Spread the love

SINGAPORE: Rather than merely describing an unfolding scene, members of the public can also now livestream certain incidents to operators when they dial “999” or “995”.

Officers from the Singapore Police Force (SPF) and Singapore Civil Defence Force (SCDF) will then communicate with the caller, while monitoring the livestream.

Developed by SPF, SCDF and the Home Team Science and Technology Agency (HTX) in collaboration with ST Engineering, the Emergency Video System will be operationalised at the Police Operations Command Centre and the Singapore Civil Defence Force Operations Centre.

In a media factsheet, SPF, SCDF and HTX said that the system “augments” the Home Team’s emergency call response by enabling SPF and SCDF officers at the respective operations centres to initiate live video streaming from the caller’s mobile phone to help with “situational assessment and decision-making”.


When a livestream is deemed to be useful for a “999” or “995” incident, the operations centre will initiate the activation of the Emergency Video System.
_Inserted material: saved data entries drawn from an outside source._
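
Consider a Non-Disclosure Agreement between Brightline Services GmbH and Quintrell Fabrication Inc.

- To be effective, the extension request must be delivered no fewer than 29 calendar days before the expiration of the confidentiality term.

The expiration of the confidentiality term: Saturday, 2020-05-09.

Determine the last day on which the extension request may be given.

Counting back 29 calendar days from 2020-05-09 gives 2020-04-10.

2020-04-10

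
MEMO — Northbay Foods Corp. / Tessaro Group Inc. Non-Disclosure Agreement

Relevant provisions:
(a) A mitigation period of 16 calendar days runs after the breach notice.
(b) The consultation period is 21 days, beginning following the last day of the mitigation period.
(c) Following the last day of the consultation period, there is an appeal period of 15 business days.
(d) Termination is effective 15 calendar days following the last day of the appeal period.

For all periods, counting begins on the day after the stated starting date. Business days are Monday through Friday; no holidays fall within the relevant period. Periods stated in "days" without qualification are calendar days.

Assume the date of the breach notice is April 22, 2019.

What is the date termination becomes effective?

Adding 16 calendar days to April 22, 2019 gives May 8, 2019, which is the last day of the mitigation period.
Adding 21 calendar days to May 8, 2019 gives May 29, 2019, which is the last day of the consultation period.
The last day of the appeal period: counting 15 business days from Wednesday, May 29, 2019 (May 30, May 31, Jun 3, Jun 4, …, Jun 17, Jun 18, Jun 19, skipping weekends) reaches Wednesday, June 19, 2019.
The date termination becomes effective: June 19, 2019 + 15 days = July 4, 2019.

July 4, 2019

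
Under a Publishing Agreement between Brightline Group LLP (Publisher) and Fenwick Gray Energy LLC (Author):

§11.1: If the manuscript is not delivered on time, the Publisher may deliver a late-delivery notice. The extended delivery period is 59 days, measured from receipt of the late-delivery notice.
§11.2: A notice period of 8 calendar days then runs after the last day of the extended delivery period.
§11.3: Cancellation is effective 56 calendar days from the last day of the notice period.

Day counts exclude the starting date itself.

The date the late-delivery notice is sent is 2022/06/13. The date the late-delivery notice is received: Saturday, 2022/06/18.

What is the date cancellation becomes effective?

2022/10/19

Adding 59 calendar days to 2022/06/18 gives 2022/08/16, which is the last day of the extended delivery period.
Adding 8 calendar days to 2022/08/16 gives 2022/08/24, which is the last day of the notice period.
The date cancellation becomes effective: 56 calendar days after 2022/08/24 is 2022/10/19.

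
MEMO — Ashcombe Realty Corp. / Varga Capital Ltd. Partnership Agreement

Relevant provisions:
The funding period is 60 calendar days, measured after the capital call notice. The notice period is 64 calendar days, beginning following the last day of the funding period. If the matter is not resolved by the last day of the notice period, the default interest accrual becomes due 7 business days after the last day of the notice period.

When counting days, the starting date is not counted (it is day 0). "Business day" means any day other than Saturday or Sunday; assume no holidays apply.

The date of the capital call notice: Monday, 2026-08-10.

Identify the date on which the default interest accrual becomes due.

2026-12-22

The last day of the funding period: 2026-08-10 + 60 days = 2026-10-09.
Adding 64 calendar days to 2026-10-09 gives 2026-12-12, which is the last day of the notice period.
The date on which the default interest accrual becomes due: 7 business days after Saturday, 2026-12-12, skipping weekends — Dec 14, Dec 15, Dec 16, Dec 17, Dec 18, Dec 21, Dec 22 — lands on Tuesday, 2026-12-22.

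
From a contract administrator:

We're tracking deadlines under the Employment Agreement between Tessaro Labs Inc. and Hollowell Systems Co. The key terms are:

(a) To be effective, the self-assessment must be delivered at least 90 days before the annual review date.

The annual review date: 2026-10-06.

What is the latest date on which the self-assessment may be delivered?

2026-07-08

2026-10-06 minus 90 days is 2026-07-08.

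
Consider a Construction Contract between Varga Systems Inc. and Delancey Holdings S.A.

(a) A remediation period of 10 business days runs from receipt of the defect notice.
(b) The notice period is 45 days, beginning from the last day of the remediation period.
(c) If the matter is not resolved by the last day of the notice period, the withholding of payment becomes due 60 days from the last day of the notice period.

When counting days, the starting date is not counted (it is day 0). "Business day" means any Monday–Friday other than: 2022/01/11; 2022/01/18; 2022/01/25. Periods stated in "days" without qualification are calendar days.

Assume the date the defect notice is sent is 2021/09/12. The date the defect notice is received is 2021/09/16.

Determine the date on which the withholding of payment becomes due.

2022/01/13

From Thursday, 2021/09/16, 10 business days (Sep 17, Sep 20, Sep 21, Sep 22, Sep 23, Sep 24, Sep 27, Sep 28, Sep 29, Sep 30, skipping weekends) brings us to Thursday, 2021/09/30, which is the last day of the remediation period.
Adding 45 calendar days to 2021/09/30 gives 2021/11/14, which is the last day of the notice period.
The date on which the withholding of payment becomes due: 60 calendar days after 2021/11/14 is 2022/01/13.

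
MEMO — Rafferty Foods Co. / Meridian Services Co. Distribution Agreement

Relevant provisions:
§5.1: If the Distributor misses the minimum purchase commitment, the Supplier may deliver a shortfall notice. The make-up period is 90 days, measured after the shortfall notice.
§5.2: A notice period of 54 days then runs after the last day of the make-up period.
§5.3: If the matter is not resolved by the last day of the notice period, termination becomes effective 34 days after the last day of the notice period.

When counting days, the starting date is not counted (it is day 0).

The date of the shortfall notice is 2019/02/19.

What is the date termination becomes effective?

The last day of the make-up period: 2019/02/19 + 90 days = 2019/05/20.
The last day of the notice period: 2019/05/20 + 54 days = 2019/07/13.
The date termination becomes effective: 34 calendar days after 2019/07/13 is 2019/08/16.

2019/08/16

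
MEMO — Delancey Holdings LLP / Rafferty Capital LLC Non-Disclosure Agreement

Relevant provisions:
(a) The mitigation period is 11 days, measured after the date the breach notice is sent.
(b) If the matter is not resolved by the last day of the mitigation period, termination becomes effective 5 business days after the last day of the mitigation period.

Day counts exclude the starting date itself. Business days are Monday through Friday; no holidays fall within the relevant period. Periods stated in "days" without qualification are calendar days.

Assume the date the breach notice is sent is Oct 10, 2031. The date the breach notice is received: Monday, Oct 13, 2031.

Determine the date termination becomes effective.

Oct 28, 2031

The last day of the mitigation period: 11 calendar days after Oct 10, 2031 is Oct 21, 2031.
The date termination becomes effective: counting 5 business days from Tuesday, Oct 21, 2031 (Oct 22, Oct 23, Oct 24, Oct 27, Oct 28, skipping weekends) reaches Tuesday, Oct 28, 2031.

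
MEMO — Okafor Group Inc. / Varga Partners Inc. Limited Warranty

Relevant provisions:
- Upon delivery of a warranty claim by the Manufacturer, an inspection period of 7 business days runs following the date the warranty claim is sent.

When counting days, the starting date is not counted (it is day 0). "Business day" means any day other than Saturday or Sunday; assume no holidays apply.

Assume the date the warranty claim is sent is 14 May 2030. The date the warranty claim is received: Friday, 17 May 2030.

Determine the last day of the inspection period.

23 May 2030

The last day of the inspection period: counting 7 business days from Tuesday, 14 May 2030 (May 15, May 16, May 17, May 20, May 21, May 22, May 23, skipping weekends) reaches Thursday, 23 May 2030.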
After the caller gives the operator consent to activate the live video stream, an SMS with a hyperlink will be sent.

In response to queries from CNA, SPF and SCDF said that the hyperlink will expire once it has been tapped on, or after a short while if the caller does not tap on it.

“When the SMS with the hyperlink is sent to the caller, the caller can decline the activation of the live video streaming function. Should callers change their mind after agreeing to the activation of the video call, they may ignore the link in the SMS,” added SPF and SCDF.

“The caller may end the video by informing the operator on the line or tapping the on-screen button of his/her own mobile phone to end the session. The caller has to be on speaker phone or using an earpiece during the live video stream.”

The browser on the caller’s mobile phone will be used to stream live footage of the incident without the need to install any new applications, said the media factsheet. Simultaneously, the caller’s real-time location will be transmitted by the system to the operations centre to help with the subsequent emergency response.

The caller should remain on the call throughout the streaming of the video to allow officers to communicate verbally with them, while monitoring the livestream. During major emergencies which involve both agencies, the same livestream may be shared between both operations centres.

SPF and SCDF said that the live video stream will only be initiated when it is assessed that it is safe for the caller to do so.

They told CNA that some examples of scenarios where the SPF could request for the livestream include fighting in public, public order incidents, public security incidents, crime scenes. On the other hand, SCDF operators may initiate the live video stream for fires, road traffic accidents or rescue incidents, Hazardous Material (HAZMAT) incidents and medical incidents where caller is unable to describe a patient’s condition.

Both Police and SCDF operators may also initiate the live video stream for incidents at unclear locations, such as along expressways and unknown roads.

When asked if the footage could be admissible in court, SPF and SCDF told CNA that the videos “will be stored and may be produced in court as evidence when necessary or upon request by the Public Prosecutor”.

“The Emergency Video System capability leverages readily on available technology on mobile phones, allowing ‘999’ or ‘995’ callers to provide real-time location and visual information of the incident to the SPF and SCDF operation centres,” said SPF, SCDF and HTX in the factsheet.

“This capability will significantly enhance the situational assessment and decision-making of SPF and SCDF operation centres, as well as frontline responders.”